SIMAX: A Scalable and Interpretable Framework for Multi-Fidelity and Annotated Clinician-Patient Dialogue Simulation

2026-06-29Computation and Language

Computation and LanguageArtificial Intelligence
AI summary

The authors created SIMAX, a system that simulates doctor-patient conversations with specific behaviors and scenarios, making it easier to study communication in healthcare. SIMAX produces realistic dialogues with annotations about communication quality that help test and improve AI tools for analyzing these talks. Their tests showed the simulations are natural, accurate, and helpful for evaluating communication coding systems. This approach provides a scalable way to generate data that is usually hard to collect and label by hand.
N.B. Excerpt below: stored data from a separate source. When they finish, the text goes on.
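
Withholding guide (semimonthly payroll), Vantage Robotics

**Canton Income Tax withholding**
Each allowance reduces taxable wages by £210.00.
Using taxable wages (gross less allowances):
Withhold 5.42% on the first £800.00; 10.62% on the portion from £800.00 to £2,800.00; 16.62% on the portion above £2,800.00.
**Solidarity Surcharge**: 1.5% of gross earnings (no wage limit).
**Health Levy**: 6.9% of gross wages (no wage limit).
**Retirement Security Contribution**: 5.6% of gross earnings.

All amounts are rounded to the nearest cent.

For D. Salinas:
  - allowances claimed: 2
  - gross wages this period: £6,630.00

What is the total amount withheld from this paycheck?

Canton Income Tax: taxable = £6,630.00 − 2×£210.00 = £6,210.00
  £255.76 + 16.62% × (£6,210.00 − £2,800.00) = £255.76 + 16.62% × £3,410.00 = £822.50
Solidarity Surcharge: 1.5% × £6,630.00 = £99.45
Health Levy: 6.9% × £6,630.00 = £457.47
Retirement Security Contribution: 5.6% × £6,630.00 = £371.28
Total: £822.50 + £99.45 + £457.47 + £371.28 = £1,750.70

£1,750.70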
clinical dialoguecommunication codingsimulationbehavioral annotationsambient digital scribespeech naturalnessWER (word error rate)clinical realismcommunication qualitymulti-fidelity simulation
Authors
Zhuhan Bao, Rui Yang, Bohao Yang, Zhiyi Liu, Sicheng Shu, Ruio Heerschap, Le Li, Doris Yang, Elisabeth Bond, Haoyuan Wang, Nicoleta Economou-Zavlanos, Joshua M. Biro, Matthew McDermott, Nan Liu, Anand Chowdhury, Kai Sun, Kathryn Pollak, Ed Hammond, Chuan Hong
Abstract
Background. The widespread deployment of ambient digital scribes is driving large-scale capture of clinician-patient dialogues. Human coding of clinical communication data remains costly, inconsistent, and difficult to scale, motivating AI-driven communication coding systems. However, evaluating these systems requires real-world dialogues and human-coded labels, both hard to obtain at scale. Methods. We developed SIMAX (Scalable and Interpretable Framework for Multi-Fidelity and Annotated Clinician-Patient Dialogue Simulation), a framework for generating controlled clinical dialogue data with reference behavioral annotations. SIMAX generates clinician-patient dialogues from predefined clinical scenarios, personas and voice conditions, and target communication behaviors. Behaviors are controlled using two codebooks: the Global Codebook for overall communication quality and the WISER Codebook for specific countable behaviors. We evaluated SIMAX using automated and human quality assessments and an example communication coding system. Results. SIMAX generated 3,388 simulated dialogues across three specialties, multiple visit stages, persona characteristics, and accent conditions. Automated assessment showed mean UTMOS and WV-MOS scores of 3.03 and 2.61, WER and CER of 0.07 and 0.05, and CLAP cosine similarity of 0.41, suggesting reasonable speech naturalness, high transcription fidelity, and positive text-audio correspondence. Human evaluation showed a median MOS of 4.67 and a median clinical realism score of 3.00. Downstream evaluation suggests that SIMAX can assess how a communication coding system responds to behavioral targets and reveal insufficient sensitivity in some dimensions. Conclusions. SIMAX generates controlled and reproducible simulated clinician-patient dialogues, providing a data foundation for developing, validating, and refining communication coding systems.